When you’ve talked with or to someone, what made you feel that this was a good conversation – or the opposite?
For many of us, including me, it will have to do with having been listened to – or not.
That’s what makes me feel valued, appreciated, loved even.
When someone takes the time and makes the effort to really listen to me.
And not trying to shove their advice into my face, letting me go on with my ramblings or ventings or even descriptions – no matter how they themselves may feel about what I am saying – many times, I am not even interested in how they are feeling about this topic, many times, I just want to be heard with what I have to say.
May be because I listen to my clients all day… I, too, want to be listened to sometimes.
And not patronized or interrupted or judged, nor listened to with full attention or with an agenda.
And yet, when I speak with GOD, I hardly ever let HIM say anything.
This just dawned on me.
I myself need to listen to GOD more.
Most of the time, I am trying to get HIS attention and asking HIM all kinds of things, day and night, 24/7.
Not just things, also advice and guidance – but do I really listen when HE tells me something?
I often feel that HE is giving me advice or guidance without me asking and when I’ve asked HIM, HE mostly answers my question immediately – but I am now beginning to wonder if I ever listen to the end or if I ever make time only to listen…?
Because what GOD wants to tell me could be completely unrelated to the topic I am speaking to HIM about or asking about.
I love when HE listens to me and when HE answers me.
But what if HE, also craves to be heard and listened to?
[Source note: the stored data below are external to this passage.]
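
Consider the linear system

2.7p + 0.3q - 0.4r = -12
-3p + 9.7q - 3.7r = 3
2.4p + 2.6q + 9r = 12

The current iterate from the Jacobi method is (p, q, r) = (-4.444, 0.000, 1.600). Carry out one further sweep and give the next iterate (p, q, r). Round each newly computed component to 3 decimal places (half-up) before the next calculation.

(-4.207, -0.455, 2.518)

One sweep:
  p = (-12 - (0.3)·0.000 - (-0.4)·1.600) / (2.7) = -4.207
  q = (3 - (-3)·-4.444 - (-3.7)·1.600) / (9.7) = -0.455
  r = (12 - (2.4)·-4.444 - (2.6)·0.000) / (9) = 2.518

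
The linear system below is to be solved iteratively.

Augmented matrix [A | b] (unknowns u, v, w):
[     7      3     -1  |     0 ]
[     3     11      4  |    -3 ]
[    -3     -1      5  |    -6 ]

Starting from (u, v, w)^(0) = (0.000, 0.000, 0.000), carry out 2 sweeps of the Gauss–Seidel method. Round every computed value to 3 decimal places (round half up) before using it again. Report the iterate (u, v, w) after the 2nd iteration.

Iteration 1:
  u = (0 - (3)·0.000 - (-1)·0.000) / (7) = 0.000
  v = (-3 - (3)·0.000 - (4)·0.000) / (11) = -0.273
  w = (-6 - (-3)·0.000 - (-1)·-0.273) / (5) = -1.255
Iteration 2:
  u = (0 - (3)·-0.273 - (-1)·-1.255) / (7) = -0.062
  v = (-3 - (3)·-0.062 - (4)·-1.255) / (11) = 0.201
  w = (-6 - (-3)·-0.062 - (-1)·0.201) / (5) = -1.197

(-0.062, 0.201, -1.197)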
What if HE wants to be in a conversation with me, not just me ranting, raving, complaining, lamenting and asking all the time?
I worship and praise HIM, yes, but I must admit that I don’t often think about HIM with care and considering HIS needs or perspective…
This is about love and also about care.
I care for people every day, professionally, I consider their needs, their pains, their thoughts and feelings.
Not that GOD is my client.
HE is my FATHER.
And HE doesn’t need anything from me – I do need HIM for everything and I am nothing without HIM.
I don’t have to see HIM like I would see my clients, and yet, I also think I should even care for HIM more, as HE has cared so much for me – countless times, and longer than I can even remember, but at least since I have been born again am I aware of it and grateful for it, and I think I should be giving back more.
At least I will try.
However – and this is something I know from my work with my clients and from my own experience – the more needy someone is, the less able and willing they are to listen.
Me for instance, after work in the evening, I am often at the end of my listening capacity and I can tell that I am not willing to listen anymore to others – which is probably not a good thing, but it is still true.
And to listen to GOD is different.
It will bless me.
Not like when I listen to people, which will empty me, take from me – although I may choose to do it and get fulfillment out of it, I am still pouring my life, my love and my strength into others when I listen to them and care for them.
Not so with GOD.
Listening to HIM fills me, empowers me, blesses me.
I decided to do an experiment, in fact, I have already started yesterday:
I will not ask GOD for anything for a while and just connect with HIM and listen to HIM and observe HIM in me and in my life for a while – and see where that takes me.
I believe it will take me higher than I could possibly come even if GOD answered ALL my prayers.
Because HE knows so much more than I do.
Who am I to talk to GOD?
Who am I NOT to listen to the ONE who knows it all, who made it all, including me???
What have I been thinking in my little head, living in my little world?
How dare I limit HIM to what I can imagine and fathom?
I will make room now.
For HIS words, thoughts, ideas, guidance, blessings and plans for me.
I will empty myself from my own ideas and ideations.
And watch GOD.
Move out of HIS way.
Stop wasting HIS time.
At least will I do my best not to let me, my little me, my ego, my flesh, my lusts and desires try to take control – and let GOD instead.
Have you tried it, my friend?
What was your experience?
Or would you like to try it?
If you feel like sharing, please leave a comment.
I hope and pray that this will inspire, encourage, heal and bless you.
And that THE LORD will bless you abundantly in all areas of your life, that HE will keep you and shine HIS face upon you, and bring you PEACE. In JESUS’ name I pray.